A few nights ago, I was taking care of a 67 yo trainwreck, frequent flyer. Multiple decubs, some with wound vacs, hx of CVA and non verbal, contracted, has a peg. In and out for sepsis with stays in on the floor for weeks. He is a full code. The family has been approached MANY times about making him a DNR but they are totally against it. They want everything done for their father, they come and see him every day. Docs have told them that he will not really not improve...ever. But they are still not ready to "give up on him" (as they think).
Anyway, I have taken care of him a few times this past admission and during this shift he was stable, I did the typical turn, bathe, change dressings and all was tolerated fine, vitals good all night.

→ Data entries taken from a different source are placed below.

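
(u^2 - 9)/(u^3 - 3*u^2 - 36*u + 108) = (u + 3)/(u^2 - 36)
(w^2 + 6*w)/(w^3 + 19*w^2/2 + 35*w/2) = 2*(w + 6)/(2*w^2 + 19*w + 35)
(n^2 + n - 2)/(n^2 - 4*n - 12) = (n - 1)/(n - 6)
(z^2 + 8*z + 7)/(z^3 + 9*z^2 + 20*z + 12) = (z + 7)/(z^2 + 8*z + 12)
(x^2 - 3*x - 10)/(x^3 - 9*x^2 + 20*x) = (x + 2)/(x*(x - 4))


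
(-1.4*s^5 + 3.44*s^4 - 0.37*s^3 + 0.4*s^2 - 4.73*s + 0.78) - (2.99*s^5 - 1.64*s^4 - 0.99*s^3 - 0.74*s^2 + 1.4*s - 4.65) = -4.39*s^5 + 5.08*s^4 + 0.62*s^3 + 1.14*s^2 - 6.13*s + 5.43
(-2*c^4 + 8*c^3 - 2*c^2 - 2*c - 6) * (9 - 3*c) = 6*c^5 - 42*c^4 + 78*c^3 - 12*c^2 - 54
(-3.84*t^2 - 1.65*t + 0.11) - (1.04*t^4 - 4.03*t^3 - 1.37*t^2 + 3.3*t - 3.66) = -1.04*t^4 + 4.03*t^3 - 2.47*t^2 - 4.95*t + 3.77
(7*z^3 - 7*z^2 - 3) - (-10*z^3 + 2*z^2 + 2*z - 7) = 17*z^3 - 9*z^2 - 2*z + 4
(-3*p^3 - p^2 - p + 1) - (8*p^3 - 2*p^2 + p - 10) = -11*p^3 + p^2 - 2*p + 11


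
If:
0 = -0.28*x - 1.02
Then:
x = -3.64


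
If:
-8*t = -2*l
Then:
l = 4*t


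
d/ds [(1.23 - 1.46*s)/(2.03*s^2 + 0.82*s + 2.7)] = (2.9638*s^2 - 4.9938*s - 4.9506)/(4.1209*s^4 + 3.3292*s^3 + 11.6344*s^2 + 4.428*s + 7.29)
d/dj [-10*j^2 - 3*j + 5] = -20*j - 3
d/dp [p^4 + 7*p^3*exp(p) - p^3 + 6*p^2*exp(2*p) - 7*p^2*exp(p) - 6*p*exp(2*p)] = 7*p^3*exp(p) + 4*p^3 + 12*p^2*exp(2*p) + 14*p^2*exp(p) - 3*p^2 - 14*p*exp(p) - 6*exp(2*p)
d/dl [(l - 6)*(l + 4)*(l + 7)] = 3*l^2 + 10*l - 38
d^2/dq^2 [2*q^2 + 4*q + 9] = 4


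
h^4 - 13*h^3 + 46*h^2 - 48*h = h*(h - 8)*(h - 3)*(h - 2)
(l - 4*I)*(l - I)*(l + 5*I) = l^3 + 21*l - 20*I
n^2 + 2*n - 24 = (n - 4)*(n + 6)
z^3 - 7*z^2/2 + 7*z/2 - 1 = (z - 2)*(z - 1)*(z - 1/2)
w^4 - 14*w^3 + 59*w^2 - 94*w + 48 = (w - 8)*(w - 3)*(w - 2)*(w - 1)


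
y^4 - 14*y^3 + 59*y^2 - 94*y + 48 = (y - 8)*(y - 3)*(y - 2)*(y - 1)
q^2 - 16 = (q - 4)*(q + 4)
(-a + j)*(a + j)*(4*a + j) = -4*a^3 - a^2*j + 4*a*j^2 + j^3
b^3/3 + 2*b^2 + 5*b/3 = b*(b/3 + 1/3)*(b + 5)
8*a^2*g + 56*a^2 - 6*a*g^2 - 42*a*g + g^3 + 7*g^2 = (-4*a + g)*(-2*a + g)*(g + 7)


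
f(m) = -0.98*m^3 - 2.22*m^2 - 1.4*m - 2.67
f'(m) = -2.94*m^2 - 4.44*m - 1.4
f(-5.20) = 82.38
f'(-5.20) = -57.81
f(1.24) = -9.69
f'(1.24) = -11.43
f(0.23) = -3.12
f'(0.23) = -2.58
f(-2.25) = 0.40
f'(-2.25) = -6.29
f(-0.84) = -2.48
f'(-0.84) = 0.26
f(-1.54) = -2.20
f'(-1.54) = -1.53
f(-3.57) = 18.62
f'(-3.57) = -23.02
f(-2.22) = 0.22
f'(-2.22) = -6.03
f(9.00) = -909.51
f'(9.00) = -279.50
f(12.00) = -2032.59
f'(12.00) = -478.04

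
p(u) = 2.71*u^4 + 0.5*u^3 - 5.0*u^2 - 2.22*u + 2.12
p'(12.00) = 18825.30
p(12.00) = 56314.04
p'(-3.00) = -251.40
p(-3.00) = 169.79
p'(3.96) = 654.86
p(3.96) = 612.39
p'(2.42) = 135.99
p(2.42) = 67.50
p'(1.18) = 5.88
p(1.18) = -1.39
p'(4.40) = 906.21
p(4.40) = 953.88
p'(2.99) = 271.05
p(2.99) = 180.74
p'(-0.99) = -1.37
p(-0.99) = 1.54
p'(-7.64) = -4672.30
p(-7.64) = 8737.26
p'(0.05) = -2.71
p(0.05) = 2.00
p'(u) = 10.84*u^3 + 1.5*u^2 - 10.0*u - 2.22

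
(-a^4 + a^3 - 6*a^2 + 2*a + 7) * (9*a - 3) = -9*a^5 + 12*a^4 - 57*a^3 + 36*a^2 + 57*a - 21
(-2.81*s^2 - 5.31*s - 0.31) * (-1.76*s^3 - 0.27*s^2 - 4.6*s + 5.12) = 4.9456*s^5 + 10.1043*s^4 + 14.9053*s^3 + 10.1225*s^2 - 25.7612*s - 1.5872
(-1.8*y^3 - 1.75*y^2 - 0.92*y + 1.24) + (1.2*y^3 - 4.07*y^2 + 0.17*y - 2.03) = -0.6*y^3 - 5.82*y^2 - 0.75*y - 0.79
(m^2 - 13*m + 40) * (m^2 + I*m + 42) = m^4 - 13*m^3 + I*m^3 + 82*m^2 - 13*I*m^2 - 546*m + 40*I*m + 1680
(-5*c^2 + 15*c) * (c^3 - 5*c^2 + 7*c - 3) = -5*c^5 + 40*c^4 - 110*c^3 + 120*c^2 - 45*c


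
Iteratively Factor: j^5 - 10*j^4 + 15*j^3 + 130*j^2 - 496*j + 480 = (j - 3)*(j^4 - 7*j^3 - 6*j^2 + 112*j - 160) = (j - 4)*(j - 3)*(j^3 - 3*j^2 - 18*j + 40) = (j - 5)*(j - 4)*(j - 3)*(j^2 + 2*j - 8) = (j - 5)*(j - 4)*(j - 3)*(j + 4)*(j - 2)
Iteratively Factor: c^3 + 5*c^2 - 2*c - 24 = (c + 3)*(c^2 + 2*c - 8) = (c - 2)*(c + 3)*(c + 4)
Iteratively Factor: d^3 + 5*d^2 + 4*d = (d)*(d^2 + 5*d + 4) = d*(d + 1)*(d + 4)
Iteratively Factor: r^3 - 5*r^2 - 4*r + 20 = (r + 2)*(r^2 - 7*r + 10) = (r - 5)*(r + 2)*(r - 2)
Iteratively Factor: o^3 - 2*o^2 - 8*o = (o + 2)*(o^2 - 4*o) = (o - 4)*(o + 2)*(o)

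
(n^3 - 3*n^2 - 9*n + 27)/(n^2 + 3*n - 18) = (n^2 - 9)/(n + 6)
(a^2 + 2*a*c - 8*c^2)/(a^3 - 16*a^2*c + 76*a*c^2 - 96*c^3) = (a + 4*c)/(a^2 - 14*a*c + 48*c^2)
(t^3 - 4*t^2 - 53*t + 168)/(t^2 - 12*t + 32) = (t^2 + 4*t - 21)/(t - 4)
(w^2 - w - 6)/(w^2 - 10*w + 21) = (w + 2)/(w - 7)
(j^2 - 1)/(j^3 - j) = 1/j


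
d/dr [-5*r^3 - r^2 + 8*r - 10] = -15*r^2 - 2*r + 8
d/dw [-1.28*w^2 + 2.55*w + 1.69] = 2.55 - 2.56*w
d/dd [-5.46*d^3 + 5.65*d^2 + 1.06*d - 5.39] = -16.38*d^2 + 11.3*d + 1.06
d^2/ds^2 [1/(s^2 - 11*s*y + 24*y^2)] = 2*(-s^2 + 11*s*y - 24*y^2 + (2*s - 11*y)^2)/(s^2 - 11*s*y + 24*y^2)^3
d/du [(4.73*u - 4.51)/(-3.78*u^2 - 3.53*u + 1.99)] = (17.8794*u^2 - 34.0956*u - 6.5076)/(14.2884*u^4 + 26.6868*u^3 - 2.5835*u^2 - 14.0494*u + 3.9601)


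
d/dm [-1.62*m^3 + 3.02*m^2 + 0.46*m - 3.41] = -4.86*m^2 + 6.04*m + 0.46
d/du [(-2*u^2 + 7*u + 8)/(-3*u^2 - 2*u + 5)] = (25*u^2 + 28*u + 51)/(9*u^4 + 12*u^3 - 26*u^2 - 20*u + 25)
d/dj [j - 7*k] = 1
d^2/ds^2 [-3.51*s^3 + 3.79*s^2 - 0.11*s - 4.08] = 7.58 - 21.06*s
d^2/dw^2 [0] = 0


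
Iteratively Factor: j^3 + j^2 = (j)*(j^2 + j) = j^2*(j + 1)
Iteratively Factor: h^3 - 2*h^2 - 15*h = (h + 3)*(h^2 - 5*h) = h*(h + 3)*(h - 5)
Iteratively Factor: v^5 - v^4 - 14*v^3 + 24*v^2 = (v - 3)*(v^4 + 2*v^3 - 8*v^2) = (v - 3)*(v + 4)*(v^3 - 2*v^2) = (v - 3)*(v - 2)*(v + 4)*(v^2) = v*(v - 3)*(v - 2)*(v + 4)*(v)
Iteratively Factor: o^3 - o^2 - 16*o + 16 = (o + 4)*(o^2 - 5*o + 4) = (o - 1)*(o + 4)*(o - 4)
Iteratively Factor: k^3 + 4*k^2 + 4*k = (k + 2)*(k^2 + 2*k) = k*(k + 2)*(k + 2)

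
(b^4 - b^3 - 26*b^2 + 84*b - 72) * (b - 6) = b^5 - 7*b^4 - 20*b^3 + 240*b^2 - 576*b + 432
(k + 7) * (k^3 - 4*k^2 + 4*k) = k^4 + 3*k^3 - 24*k^2 + 28*k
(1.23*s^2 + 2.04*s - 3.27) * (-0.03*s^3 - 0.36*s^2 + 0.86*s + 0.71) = -0.0369*s^5 - 0.504*s^4 + 0.4215*s^3 + 3.8049*s^2 - 1.3638*s - 2.3217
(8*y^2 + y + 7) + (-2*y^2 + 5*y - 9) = 6*y^2 + 6*y - 2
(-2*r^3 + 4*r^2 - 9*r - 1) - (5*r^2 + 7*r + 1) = -2*r^3 - r^2 - 16*r - 2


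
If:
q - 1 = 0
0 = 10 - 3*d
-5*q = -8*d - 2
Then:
No Solution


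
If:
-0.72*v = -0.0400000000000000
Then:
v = 0.06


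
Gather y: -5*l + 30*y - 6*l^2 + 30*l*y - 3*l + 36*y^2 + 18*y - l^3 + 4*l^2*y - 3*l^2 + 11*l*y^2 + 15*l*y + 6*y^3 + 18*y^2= -l^3 - 9*l^2 - 8*l + 6*y^3 + y^2*(11*l + 54) + y*(4*l^2 + 45*l + 48)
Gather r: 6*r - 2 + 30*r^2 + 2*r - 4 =30*r^2 + 8*r - 6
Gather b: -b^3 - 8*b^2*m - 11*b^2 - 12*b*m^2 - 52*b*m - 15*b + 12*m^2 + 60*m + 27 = -b^3 + b^2*(-8*m - 11) + b*(-12*m^2 - 52*m - 15) + 12*m^2 + 60*m + 27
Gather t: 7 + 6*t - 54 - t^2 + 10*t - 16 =-t^2 + 16*t - 63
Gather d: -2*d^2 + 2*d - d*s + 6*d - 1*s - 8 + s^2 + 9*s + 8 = -2*d^2 + d*(8 - s) + s^2 + 8*s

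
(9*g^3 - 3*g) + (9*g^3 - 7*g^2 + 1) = 18*g^3 - 7*g^2 - 3*g + 1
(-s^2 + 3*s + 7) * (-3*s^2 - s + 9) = 3*s^4 - 8*s^3 - 33*s^2 + 20*s + 63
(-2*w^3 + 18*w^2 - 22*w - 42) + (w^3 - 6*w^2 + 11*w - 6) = -w^3 + 12*w^2 - 11*w - 48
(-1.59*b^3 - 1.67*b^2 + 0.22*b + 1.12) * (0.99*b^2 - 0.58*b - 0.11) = -1.5741*b^5 - 0.7311*b^4 + 1.3613*b^3 + 1.1649*b^2 - 0.6738*b - 0.1232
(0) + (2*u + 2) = 2*u + 2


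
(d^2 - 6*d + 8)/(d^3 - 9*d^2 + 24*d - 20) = (d - 4)/(d^2 - 7*d + 10)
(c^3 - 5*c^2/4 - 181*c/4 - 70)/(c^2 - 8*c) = c + 27/4 + 35/(4*c)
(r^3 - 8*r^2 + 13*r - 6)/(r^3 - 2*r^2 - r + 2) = (r^2 - 7*r + 6)/(r^2 - r - 2)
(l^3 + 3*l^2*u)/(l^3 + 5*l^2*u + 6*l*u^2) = l/(l + 2*u)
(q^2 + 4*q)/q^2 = (q + 4)/q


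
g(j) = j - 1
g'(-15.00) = 1.00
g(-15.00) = -16.00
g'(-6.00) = 1.00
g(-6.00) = -7.00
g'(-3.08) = 1.00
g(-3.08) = -4.08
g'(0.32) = 1.00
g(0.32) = -0.68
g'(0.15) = 1.00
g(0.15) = -0.85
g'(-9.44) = 1.00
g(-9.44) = -10.44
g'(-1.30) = 1.00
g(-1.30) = -2.30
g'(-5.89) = 1.00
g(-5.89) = -6.89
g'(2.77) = 1.00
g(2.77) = 1.77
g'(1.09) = 1.00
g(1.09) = 0.09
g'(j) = 1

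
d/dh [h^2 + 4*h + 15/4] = 2*h + 4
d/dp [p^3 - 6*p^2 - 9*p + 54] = 3*p^2 - 12*p - 9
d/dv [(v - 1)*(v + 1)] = 2*v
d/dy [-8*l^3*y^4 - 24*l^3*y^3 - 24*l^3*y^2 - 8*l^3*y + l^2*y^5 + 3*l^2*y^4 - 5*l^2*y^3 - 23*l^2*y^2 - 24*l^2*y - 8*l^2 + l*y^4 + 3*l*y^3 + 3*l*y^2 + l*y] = l*(-32*l^2*y^3 - 72*l^2*y^2 - 48*l^2*y - 8*l^2 + 5*l*y^4 + 12*l*y^3 - 15*l*y^2 - 46*l*y - 24*l + 4*y^3 + 9*y^2 + 6*y + 1)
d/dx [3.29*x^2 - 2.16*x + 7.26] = 6.58*x - 2.16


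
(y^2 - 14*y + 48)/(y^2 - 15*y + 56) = (y - 6)/(y - 7)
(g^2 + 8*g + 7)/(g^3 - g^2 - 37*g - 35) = (g + 7)/(g^2 - 2*g - 35)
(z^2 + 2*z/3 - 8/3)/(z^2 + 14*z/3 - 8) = (z + 2)/(z + 6)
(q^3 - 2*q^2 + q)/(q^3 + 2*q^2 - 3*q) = (q - 1)/(q + 3)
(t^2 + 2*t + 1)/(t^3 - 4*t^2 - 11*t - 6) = 1/(t - 6)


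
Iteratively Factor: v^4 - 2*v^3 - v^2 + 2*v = (v)*(v^3 - 2*v^2 - v + 2) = v*(v + 1)*(v^2 - 3*v + 2) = v*(v - 1)*(v + 1)*(v - 2)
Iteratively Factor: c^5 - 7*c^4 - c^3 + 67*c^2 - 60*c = (c - 5)*(c^4 - 2*c^3 - 11*c^2 + 12*c) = c*(c - 5)*(c^3 - 2*c^2 - 11*c + 12) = c*(c - 5)*(c - 1)*(c^2 - c - 12) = c*(c - 5)*(c - 4)*(c - 1)*(c + 3)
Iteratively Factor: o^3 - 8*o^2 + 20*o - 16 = (o - 2)*(o^2 - 6*o + 8) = (o - 2)^2*(o - 4)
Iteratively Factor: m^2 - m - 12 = (m + 3)*(m - 4)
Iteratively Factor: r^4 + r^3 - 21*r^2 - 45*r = (r + 3)*(r^3 - 2*r^2 - 15*r) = r*(r + 3)*(r^2 - 2*r - 15) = r*(r + 3)^2*(r - 5)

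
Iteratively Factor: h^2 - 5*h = (h)*(h - 5)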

But at the end of my shift I was giving 6 and 7 am meds to him and I went in and he looked awful so I got his vitals and bp was 70/40 manually and hr in the 150s. So I grabbed my charge nurse first to come take a look because I wanted a quick second opinion before I called a rapid response. She came right in and agreed we had to call a rapid. So I did and he wound up getting transfered to ICU after the doc called the family AGAIN making sure they wanted us to do absolutely everything. Which they did and were a little annoyed they were asked again regarding this.
The problem is the nursing supervisor on that night had a problem with me calling a rapid response on him because she feels he should be a dnr and even though the family doesn't agree we should have really taken our time with him. She suggested I called his attending doc maybe a couple minutes after I passed all my meds that morning, using the term "slow code." Now I am a new nurse (7 months) that had never really crossed my mind before. My heart does break for the poor man who has no quality of life, but I felt like I could not turn my back on what I saw and would be documented (the vitals). I would even feel guilty leaving it for day shift to handle! I felt that the patient needed a higher aquity floor at that time than just a med-surg floor.
I left that day happy that I actually handled only my second rapid response half decently but then confused and upset wondering if I had done the right thing... All the nurses I work with assured me I did the right thing and not to pay attention to her because after all it is MY license and it was the family's wishes. Later in the week the supervisor came to me again and apologized for what she had said before but then went right back again explaining what she would have done and asked why I really felt the need to call a rapid response "on this poor soul." I was just at a loss for word at that point.
I am just so frustrated and still a little confused. I guess I am looking for some input and needed a place to vent.